Yes, this is filled with whisky

Wednesday, January 22, 2014

Question: querying for print only



I am an indie author who is questioning the intelligence of that decision in light of the fact that I am a terrible introvert. I know promoting yourself is a vital piece of the author puzzle on either route to publication. However, I can’t seem to generate enough buzz to sell much of anything.

It isn’t the work load. I have one published, another ready to roll with a cover and giveaways ready, another project entering deep edits, and another that is in the creation phase. I can work, and hard, on what I believe in. I can write the books and trudge through full rewrites if necessary. I can even handle the critiques that say, “you need to scrap this and start over.”


I love the freedom of self-publishing. Yet, I feel like I’m missing out on the opportunity to make a name for myself.


Is it wise to query agents seeking representation for print rights when I still plan on retaining digital rights? And, should I release the one that is ready to go, or try to go traditional with it?




Well, good luck with that plan.

What you're essentially saying here is you'll be glad to have a print publisher do all the heavy lifting and then you'll swoop in and publish an electronic edition of the SAME BOOK.

That's pretty much a non-starter for most authors these day.  Hugh Howey has a print only deal at S&S but he sold the HELL out of those books; they were bestsellers when S&S took him on.

If you queried me for print only, I'd say no.
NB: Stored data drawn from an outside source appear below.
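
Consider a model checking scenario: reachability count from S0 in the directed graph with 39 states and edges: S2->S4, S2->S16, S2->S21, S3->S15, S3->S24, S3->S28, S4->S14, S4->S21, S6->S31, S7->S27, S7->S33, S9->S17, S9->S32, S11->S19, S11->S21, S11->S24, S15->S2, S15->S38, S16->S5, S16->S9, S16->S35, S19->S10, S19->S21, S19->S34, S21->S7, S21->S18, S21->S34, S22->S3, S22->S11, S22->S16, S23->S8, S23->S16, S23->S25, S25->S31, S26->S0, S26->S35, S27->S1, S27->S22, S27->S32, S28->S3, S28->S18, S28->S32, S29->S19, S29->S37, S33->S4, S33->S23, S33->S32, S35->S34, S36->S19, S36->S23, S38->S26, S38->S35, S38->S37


BFS from S0:
  layer 0: {S0}
Reachable set: {S0}
Count = 1

1


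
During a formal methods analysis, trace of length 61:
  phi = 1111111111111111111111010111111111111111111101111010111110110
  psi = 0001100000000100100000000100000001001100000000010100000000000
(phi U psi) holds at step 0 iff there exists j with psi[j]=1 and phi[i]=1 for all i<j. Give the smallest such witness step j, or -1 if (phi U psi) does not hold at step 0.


(phi U psi) at 0: need smallest j with psi[j]=1 and phi[i]=1 for all i in [0,j).
Scan from step 0:
  step 0: phi=1, psi=0 -> continue
  step 1: phi=1, psi=0 -> continue
  step 2: phi=1, psi=0 -> continue
  step 3: psi=1 and phi held for [0,3) -> witness found
Witness step = 3

3


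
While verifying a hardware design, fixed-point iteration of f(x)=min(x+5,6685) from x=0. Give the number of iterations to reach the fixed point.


Step 1: x=0, cap=6685, increment=5
Step 2: x grows by 5 each step until capped at 6685; fixed point is x=6685
Step 3: iterations = ceil(6685/5) = 1337

1337


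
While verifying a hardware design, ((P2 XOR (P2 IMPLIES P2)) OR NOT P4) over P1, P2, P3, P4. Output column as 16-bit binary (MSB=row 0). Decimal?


Formula: ((P2 XOR (P2 IMPLIES P2)) OR NOT P4) over P1, P2, P3, P4 (16 rows)
Evaluate each row (bits = P1,P2,P3,P4, MSB first):
  row 0 [0000]: ((0 XOR (0 IMPLIES 0)) OR NOT 0) -> 1
  row 1 [0001]: ((0 XOR (0 IMPLIES 0)) OR NOT 1) -> 1
  row 2 [0010]: ((0 XOR (0 IMPLIES 0)) OR NOT 0) -> 1
  row 3 [0011]: ((0 XOR (0 IMPLIES 0)) OR NOT 1) -> 1
  row 4 [0100]: ((1 XOR (1 IMPLIES 1)) OR NOT 0) -> 1
  row 5 [0101]: ((1 XOR (1 IMPLIES 1)) OR NOT 1) -> 0
  row 6 [0110]: ((1 XOR (1 IMPLIES 1)) OR NOT 0) -> 1
  row 7 [0111]: ((1 XOR (1 IMPLIES 1)) OR NOT 1) -> 0
  row 8 [1000]: ((0 XOR (0 IMPLIES 0)) OR NOT 0) -> 1
  row 9 [1001]: ((0 XOR (0 IMPLIES 0)) OR NOT 1) -> 1
  row 10 [1010]: ((0 XOR (0 IMPLIES 0)) OR NOT 0) -> 1
  row 11 [1011]: ((0 XOR (0 IMPLIES 0)) OR NOT 1) -> 1
  row 12 [1100]: ((1 XOR (1 IMPLIES 1)) OR NOT 0) -> 1
  row 13 [1101]: ((1 XOR (1 IMPLIES 1)) OR NOT 1) -> 0
  row 14 [1110]: ((1 XOR (1 IMPLIES 1)) OR NOT 0) -> 1
  row 15 [1111]: ((1 XOR (1 IMPLIES 1)) OR NOT 1) -> 0
Full result column, 4 rows per line (P1,P2 fixed per line; P3,P4 runs 00..11 left to right):
  rows 0-3 [P1,P2=00]: 1111  = hex F
  rows 4-7 [P1,P2=01]: 1010  = hex A
  rows 8-11 [P1,P2=10]: 1111  = hex F
  rows 12-15 [P1,P2=11]: 1010  = hex A
Output column (row 0 .. row 15) = 1111101011111010
Output column grouped in 4s = 1111 1010 1111 1010 = 0xFAFA
Convert to decimal digit by digit (value = value*16 + digit):
  F -> 15
  15*16 + 10 (A) = 250
  250*16 + 15 (F) = 4015
  4015*16 + 10 (A) = 64250
Decimal = 64250

64250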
I'm not much for taking on half a project and that's what this is.

I completely understand why you want to do this, but it doesn't mesh with what publishers want to do.  They have a pool of projects to choose from, so coming in with "I'll do this but not that" means you're less attractive than almost everyone else in the pool.

If you're serious about staying published, hire a good publicist.

3 comments:

Stoich91 said...

I originally read this as "I am an indie author questioning the intelligence of life" :/ WELL back to bed for me...

Elissa M said...

Janet, you've done a good job of pointing out the agent's and publisher's perspective here. It's something we writers occasionally forget. I've known writers who got all huffy about publishers making money off THEIR ideas-- as if publishers owe it to writers to produce and market books for nada. We have to remember we're all in this together.

Karen clayton said...

Publishing (both traditional and indie) is tough. Harder still is marketing. But it all comes down to business and lots of difficult decisions need to be made. It is never easy. I too went indie after turning down an e-publishing offer. It was a difficult decision for me and sometimes I wonder if I made the right decision. Marketing has been a huge challenge for me and it would have been nice to have had that guidance from someone else. For me it wasn't about giving up money, but it was the fact that I wanted a hard copy of the book. I co-authored the book with my 10 year old son and I really wanted him to have something tangible from the experience. Although, I suppose a big fat pay check would also have been pretty tangible. Oh wells and c'est la vie. I can't do anything but move forward at this point and wish you the best of luck with your endeavors. Writing is fun - publishing is a business. FYI our MG, Mason Davis and the Rise of the Storm Makers, is available on Amazon and Barnes and Nobles.